- Theatrical release poster
- Directed by: George Whaley
- Written by: Geoffrey Atherden George Whaley
- Based on: On Our Selection by Steele Rudd
- Produced by: Bruce Davey
- Starring: Leo McKern; Joan Sutherland; Geoffrey Rush; Noah Taylor; Essie Davis; Murray Bartlett; Ray Barrett; Celia Ireland;
- Cinematography: Martin McGrath
- Music by: Peter Best (composer); John Williamson (theme song);
- Distributed by: Icon Entertainment International (though Roadshow Film Distributors
- Release date: 20 July 1995;
- Country: Australia
- Language: English

= Dad and Dave: On Our Selection =

Dad and Dave: On Our Selection is an Australian comedy film, based on the characters and writings of author Steele Rudd. It is set in late nineteenth century colonial Queensland, but largely filmed in Braidwood, New South Wales. The stories of the Rudds have been previously adapted for radio, television, and film (with this adaptation being a remake of the 1920 version). Geoffrey Atherden contributed to the screenplay with George Whaley, the latter of whom directed. This film featured numerous well-known Australian actors, such as Noah Taylor, Ray Barrett, Essie Davis, Murray Bartlett, Celia Ireland, Barry Otto, Nicholas Eadie, and future Oscar-winner Geoffrey Rush (reuniting with co-star Taylor in 1996's Shine) as the titular endearingly blundering son, Dave.

"Dad" and "Mum" Rudd were played, respectively, by veteran actor Leo McKern and opera singer Dame Joan Sutherland, in her only feature film role. The theme music was sung by Australian country musician John Williamson.

==Plot summary==
The film portrays the Rudd family of 'Aussie battlers' in late 19th-century colonial Australia; Dad (McKern) and Mother (Sutherland) Rudd, and their hardworking but somewhat daffy son Dave (Rush). They take up a selection of land and attempt to farm it. The difficulties of the early colonial farming life are portrayed, with its ups and downs, humour and frustrations.

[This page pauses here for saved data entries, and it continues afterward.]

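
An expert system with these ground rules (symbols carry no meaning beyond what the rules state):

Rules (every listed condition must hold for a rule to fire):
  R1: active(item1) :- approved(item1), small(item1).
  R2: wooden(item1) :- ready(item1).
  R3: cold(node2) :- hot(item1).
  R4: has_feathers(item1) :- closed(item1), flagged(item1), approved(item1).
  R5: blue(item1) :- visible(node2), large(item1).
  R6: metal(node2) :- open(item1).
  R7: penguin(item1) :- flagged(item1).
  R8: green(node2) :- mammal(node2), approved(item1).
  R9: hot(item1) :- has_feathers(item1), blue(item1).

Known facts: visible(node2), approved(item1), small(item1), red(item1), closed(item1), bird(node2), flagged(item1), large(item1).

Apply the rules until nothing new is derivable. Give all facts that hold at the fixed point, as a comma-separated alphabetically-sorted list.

active(item1), approved(item1), bird(node2), blue(item1), closed(item1), cold(node2), flagged(item1), has_feathers(item1), hot(item1), large(item1), penguin(item1), red(item1), small(item1), visible(node2)

Round 1: R1 [active(item1) :- approved(item1), small(item1).]; R4 [has_feathers(item1) :- closed(item1), flagged(item1), approved(item1).]; R5 [blue(item1) :- visible(node2), large(item1).]; R7 [penguin(item1) :- flagged(item1).]. New: active(item1), has_feathers(item1), blue(item1), penguin(item1).
Round 2: R9 [hot(item1) :- has_feathers(item1), blue(item1).]. New: hot(item1).
Round 3: R3 [cold(node2) :- hot(item1).]. New: cold(node2).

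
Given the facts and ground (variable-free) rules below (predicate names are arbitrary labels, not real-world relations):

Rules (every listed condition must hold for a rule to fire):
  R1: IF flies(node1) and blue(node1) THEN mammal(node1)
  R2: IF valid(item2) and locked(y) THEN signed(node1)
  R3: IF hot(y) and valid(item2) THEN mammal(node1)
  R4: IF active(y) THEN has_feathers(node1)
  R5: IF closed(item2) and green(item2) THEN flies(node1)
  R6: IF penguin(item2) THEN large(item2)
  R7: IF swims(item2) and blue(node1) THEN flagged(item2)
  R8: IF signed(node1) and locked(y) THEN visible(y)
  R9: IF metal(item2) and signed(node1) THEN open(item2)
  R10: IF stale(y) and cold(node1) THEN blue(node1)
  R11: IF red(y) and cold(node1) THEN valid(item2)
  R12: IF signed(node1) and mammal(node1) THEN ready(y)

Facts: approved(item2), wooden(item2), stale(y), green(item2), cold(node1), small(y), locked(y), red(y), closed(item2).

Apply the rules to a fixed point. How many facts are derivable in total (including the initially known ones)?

16

[1] R5 [IF closed(item2) and green(item2) THEN flies(node1)]; R10 [IF stale(y) and cold(node1) THEN blue(node1)]; R11 [IF red(y) and cold(node1) THEN valid(item2)]. ⇒ new: flies(node1), blue(node1), valid(item2).
[2] R1 [IF flies(node1) and blue(node1) THEN mammal(node1)]; R2 [IF valid(item2) and locked(y) THEN signed(node1)]. ⇒ new: mammal(node1), signed(node1).
[3] R8 [IF signed(node1) and locked(y) THEN visible(y)]; R12 [IF signed(node1) and mammal(node1) THEN ready(y)]. ⇒ new: visible(y), ready(y).
Closure: {approved(item2), blue(node1), closed(item2), cold(node1), flies(node1), green(item2), locked(y), mammal(node1), ready(y), red(y), signed(node1), small(y), stale(y), valid(item2), visible(y), wooden(item2)} — 16 facts.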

Finally tired of local corruption and the harshness of his life, Dad Rudd decides to run for State Parliament.

==Cast==
- Leo McKern as Dad (Joseph) Rudd
- Joan Sutherland as Mother (Ellen) Rudd
- Geoffrey Rush as Dave Rudd
- Noah Taylor as Joe Rudd
- Ray Barrett as Dwyer
- Essie Davis as Kate Rudd
- Nicholas Eadie as Cyril Riley
- Barry Otto as J.P. Riley
- Murray Bartlett as Sandy Tayler
- Celia Ireland as Sarah Rudd
- Robert Menzies as Cranky Jack
- David Field as Dan
- Pat Bishop as Maude White
- John Gaden as Rev. McFarlane
- Peter Whitford as Mr. Todd
- Cathy Campbell as Lily White
- Bruce Venables as Petersen

==Reception==
The movie was made to honour Australia's centenary of film and cinema. Despite a cast of well-known actors and actresses, it was not well received.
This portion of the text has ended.